Among the works chosen, priority has been given to practical manuals (especially those published by WHO), offering an easily accessible solution to medical, public health and management problems medical staff may face. The differing levels of education among district medical staff have also been taken into account. The same topic may be addressed in different publications from a different point of view: that of a physician, nurse, nursing auxiliary or health worker. Regional Office publications have been added to the collection. The collection, which has been kept deliberately small, is not exhaustive. Other suitable local material is available at district level and should be added. The list of publications is developed in consultation with the Ministry of Health. The WHO publications in the collection are updated by the provision of new editions.
Cost of the library
The price of each module is US$ 2000 (approximately). This includes the books and periodicals, transport and delivery. An agreement was reached with WHO Headquarters that they would be responsible for providing the library materials and shipping and the Regional Office responsible for:
- anufacturing the mini library either in metal or wood
- arranging the materials in the trunk
- translating manuals and guides
- providing training for staff at district level
- setting up the network of mini library operators.

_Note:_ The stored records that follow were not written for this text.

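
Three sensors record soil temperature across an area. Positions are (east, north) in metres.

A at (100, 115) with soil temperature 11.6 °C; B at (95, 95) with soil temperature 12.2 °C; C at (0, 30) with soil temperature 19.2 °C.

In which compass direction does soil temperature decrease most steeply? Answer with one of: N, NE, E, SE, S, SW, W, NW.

With T = a·x + b·y + c and A as origin, the differences give:
  (-5)·a + (-20)·b = +0.6
  (-100)·a + (-85)·b = +7.6
Eliminate b (×(-85) and ×(-20), subtract): -1575·a = 101.00 → a = ∂T/∂x = -0.06413
Back-substitute: b = ∂T/∂y = -0.01397.
Steepest decrease is along −∇f = (+0.06413 E, +0.01397 N) → east.

E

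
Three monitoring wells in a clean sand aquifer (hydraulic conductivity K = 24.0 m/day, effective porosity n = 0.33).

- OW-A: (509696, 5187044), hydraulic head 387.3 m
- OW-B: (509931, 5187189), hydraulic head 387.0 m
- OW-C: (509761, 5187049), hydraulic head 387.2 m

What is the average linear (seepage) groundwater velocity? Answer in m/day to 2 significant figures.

0.12 m/day

With h = a·x + b·y + c and OW-A as origin, the differences give:
  235·a + 145·b = -0.3
  65·a + 5·b = -0.1
Eliminate b (×5 and ×145, subtract): -8250·a = 13.00 → a = ∂h/∂x = -0.001576
Back-substitute: b = ∂h/∂y = +0.0004848.
|∇h| = √(-0.001576² + 0.0004848²) = 0.001649
Seepage velocity v = K·i/n = 24.0 × 0.001649 / 0.33 = 0.1199 m/day.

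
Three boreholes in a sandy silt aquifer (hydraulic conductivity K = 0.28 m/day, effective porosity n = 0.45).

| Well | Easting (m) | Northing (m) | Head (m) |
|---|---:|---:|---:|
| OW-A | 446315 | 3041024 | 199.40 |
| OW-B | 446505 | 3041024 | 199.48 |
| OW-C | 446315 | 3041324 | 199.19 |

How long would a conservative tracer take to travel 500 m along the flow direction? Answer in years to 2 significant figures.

2700 years

∂h/∂x = (199.48 − 199.40) / (446505 − 446315) = +0.0004211
∂h/∂y = (199.19 − 199.40) / (3041324 − 3041024) = -0.0007000
|∇h| = √(0.0004211² + -0.0007000²) = 0.0008169
Seepage velocity v = K·i/n = 0.28 × 0.0008169 / 0.45 = 0.0005083 m/day.
t = 500 / 0.0005083 = 9.837e+05 days = 2.69e+03 years.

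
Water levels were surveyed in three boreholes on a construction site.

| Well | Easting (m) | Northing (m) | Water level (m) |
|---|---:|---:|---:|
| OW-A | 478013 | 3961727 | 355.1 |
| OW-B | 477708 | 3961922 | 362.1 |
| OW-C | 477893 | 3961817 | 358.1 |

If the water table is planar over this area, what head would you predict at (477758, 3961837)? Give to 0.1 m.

Differences from OW-A: to OW-B (Δx, Δy, Δh) = (-305, 195, +7.0); to OW-C = (-120, 90, +3.0).
Determinant of the coordinate differences = (-305)·90 − (-120)·195 = -4050.
∂h/∂x = [(+7.0)·90 − (+3.0)·195] / -4050 = -0.01111
∂h/∂y = [(-305)·(+3.0) − (-120)·(+7.0)] / -4050 = +0.01852
h(477758, 3961837) = 355.1 + (-0.01111)·(-255) + (+0.01852)·(110) = 355.1 +2.833 +2.037 = 359.970 m.

360.0 m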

A procedure for keeping WHO publications up to date has been established. Operational monitoring and evaluation is conducted locally by a national coordinator, with WHO support. Specifications for initial installation of the mini library require that the library is placed in clean premises accessible to all district health staff and is subject to some supervision to ensure that the collection remains as complete as possible.
Training of operators
The WHO Regional Office health publications, production and dissemination programme, in collaboration with the WHO country representative organizes and conducts training in countries that have received a mini library. Training is an essential element of this project, as it is not merely an operation to distribute books. In the absence of a librarian, the library is handed over to a health professional who acts as a mini library assistant, whose task is to manage and publicize the library in order that the information contained in the collection is disseminated at district level. The training given to these health workers does not qualify them as a librarian but it does turn them into active partners to ensure the transmission of medical and health information.
There are two types of training.
The first is given to the project's supervisory team (country office staff, national coordinators and librarians from the Ministry of Health). This team then assists in training mini library assistants. It aims to train trainers and supervisors. The second is for mini library assistants who will operate the service at the district level. The content of the training, based on modules prepared by the WHO, emphasizes the importance of up-to-date medical information in order to provide the community with the best services. They are taught how to retrieve information by using the main subject categories (MeSH), the titles of works, indexes, etc. Emphasis is placed on their role as promoters of the mini library within the district health team.
They are shown how to integrate the project into continuing education and health promotion activities. Lastly, they are taught a number of basic principles of medical librarianship (loan, check-in of journals, conservation). Great importance is attached to evaluating the project using various tools such as loan cards, comments by users and statistics of use with help from the coordinator during their visits. When returning to their districts, mini library assistants can feel confident that they will be supported in their task and are part of a region-wide network.